Vivante GMP Solutions Announces Expansion of Technical Staff

July 08, 2010 (PRLEAP.COM) Business News
HOUSTON, Texas July 8, 2010 Vivante GMP Solutions, Inc. ("Vivante"; www.vivante-gmp.com) today announced that it has increased its technical staff in order to assist the Company in its continued growth as a leader in the virus-based biologics contract manufacturing space. Additional staff has been added in the areas of Manufacturing, Quality Assurance, and Quality Control.

"We are very pleased to welcome these new members to the Vivante team," said David Enloe, Vivante's founder, President and CEO. "We are expanding the Vivante team to support increased demand observed in the first six months of 2010. Growth in this sector is strong and we anticipate expanding the team even further by the end of the year to keep up with demand. One of our strengths is our team's broad scientific and technical expertise, and each of the new Vivante personnel, in bringing their own unique combination of experiences and knowledge to Vivante, broadens that expertise even further. As we increase the number of projects we are performing, our enhanced organization will allow us to continue to provide the excellent service our clients are used to receiving."

ABOUT VIVANTE GMP SOLUTIONS, INC.
Vivante provides its clients with flexible, disposable, scalable Good Manufacturing Practices (GMP) production capabilities, including the skills needed to convert early stage, lab-grade production into robust and scalable therapeutic product classes, suitable for clinical studies and commercial use.

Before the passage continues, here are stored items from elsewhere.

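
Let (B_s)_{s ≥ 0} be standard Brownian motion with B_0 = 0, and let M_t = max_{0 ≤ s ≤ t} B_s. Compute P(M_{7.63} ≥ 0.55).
P(M_{7.63} ≥ 0.55) = 2·P(B_{7.63} ≥ 0.55) = 2(1 − Φ(0.55/√7.63)) ≈ 0.8422

By the reflection principle for Brownian motion, P(M_t ≥ a) = 2 · P(B_t ≥ a) for a ≥ 0. Since B_t ~ N(0, t), P(B_t ≥ 0.55) = 1 − Φ(0.55/√t) = 1 − Φ(0.55/√7.63) = 1 − Φ(0.1991). So
  P(M_{7.63} ≥ 0.55) = 2(1 − Φ(0.1991)) ≈ 0.8422.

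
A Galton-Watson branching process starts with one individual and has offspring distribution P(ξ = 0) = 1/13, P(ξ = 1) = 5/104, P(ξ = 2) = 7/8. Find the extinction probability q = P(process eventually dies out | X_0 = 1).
q = 8/91

The pgf is f(s) = 1/13 + 5/104·s + 7/8·s². The extinction probability q is the smallest fixed point of f in [0, 1]. Setting s = f(s):
  7/8·s² + (5/104 − 1)·s + 1/13 = 0
  7/8·s² − (1/13 + 7/8)·s + 1/13 = 0
which factors as (s − 1)·(7/8·s − 1/13) = 0, giving roots s = 1 and s = (1/13)/(7/8) = 8/91.
Mean offspring μ = 5/104 + 2·7/8 = 187/104 > 1 (supercritical), so q < 1. The extinction probability is the smaller root: q = (1/13)/(7/8) = 8/91.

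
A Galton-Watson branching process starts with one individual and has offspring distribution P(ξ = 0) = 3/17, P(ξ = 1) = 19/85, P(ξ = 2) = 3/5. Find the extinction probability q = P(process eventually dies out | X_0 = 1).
q = 5/17

The pgf is f(s) = 3/17 + 19/85·s + 3/5·s². The extinction probability q is the smallest fixed point of f in [0, 1]. Setting s = f(s):
  3/5·s² + (19/85 − 1)·s + 3/17 = 0
  3/5·s² − (3/17 + 3/5)·s + 3/17 = 0
which factors as (s − 1)·(3/5·s − 3/17) = 0, giving roots s = 1 and s = (3/17)/(3/5) = 5/17.
Mean offspring μ = 19/85 + 2·3/5 = 121/85 > 1 (supercritical), so q < 1. The extinction probability is the smaller root: q = (3/17)/(3/5) = 5/17.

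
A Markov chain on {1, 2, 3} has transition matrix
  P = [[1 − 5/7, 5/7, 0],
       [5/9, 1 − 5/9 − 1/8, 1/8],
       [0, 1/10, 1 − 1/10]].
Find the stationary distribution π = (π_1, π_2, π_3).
π = (28/109, 36/109, 45/109)

This is a birth-death chain on three states, which satisfies detailed balance: π_1 · P_{12} = π_2 · P_{21} and π_2 · P_{23} = π_3 · P_{32}.
From π_1 · 5/7 = π_2 · 5/9: π_2/π_1 = (5/7)/(5/9) = 9/7.
From π_2 · 1/8 = π_3 · 1/10: π_3/π_2 = (1/8)/(1/10) = 5/4.
Take π_1 proportional to 1; then unnormalized π = (1, 9/7, 45/28). Normalize by dividing by the sum 109/28:
  π = (28/109, 36/109, 45/109).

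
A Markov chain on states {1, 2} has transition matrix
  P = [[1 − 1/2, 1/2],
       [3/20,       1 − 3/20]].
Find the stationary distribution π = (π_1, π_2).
π_1 = 3/13, π_2 = 10/13

Solve πP = π with π_1 + π_2 = 1. From πP = π: π_1 · (1 − 1/2) + π_2 · 3/20 = π_1 ⇒ π_2 · 3/20 = π_1 · 1/2 ⇒ π_2/π_1 = (1/2)/(3/20) = 10/3. Together with π_1 + π_2 = 1:
  π_1 = (3/20)/(1/2 + 3/20) = (3/20)/(13/20) = 3/13,
  π_2 = (1/2)/(1/2 + 3/20) = (1/2)/(13/20) = 10/13.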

Vivante offers its clients access to its intellectual property portfolio, which includes patents, proprietary quality and validation systems, and broad GMP knowledge systems. Vivante operates a state-of-the-art GMP clean room facility which includes production and fill/finish capabilities, as well as facilities for research and development and Quality Control. In addition to its GMP manufacturing service, Vivante offers process development and optimization, Quality Control analytical testing, and on- and off-site GMP product storage and distribution to clinical trial sites.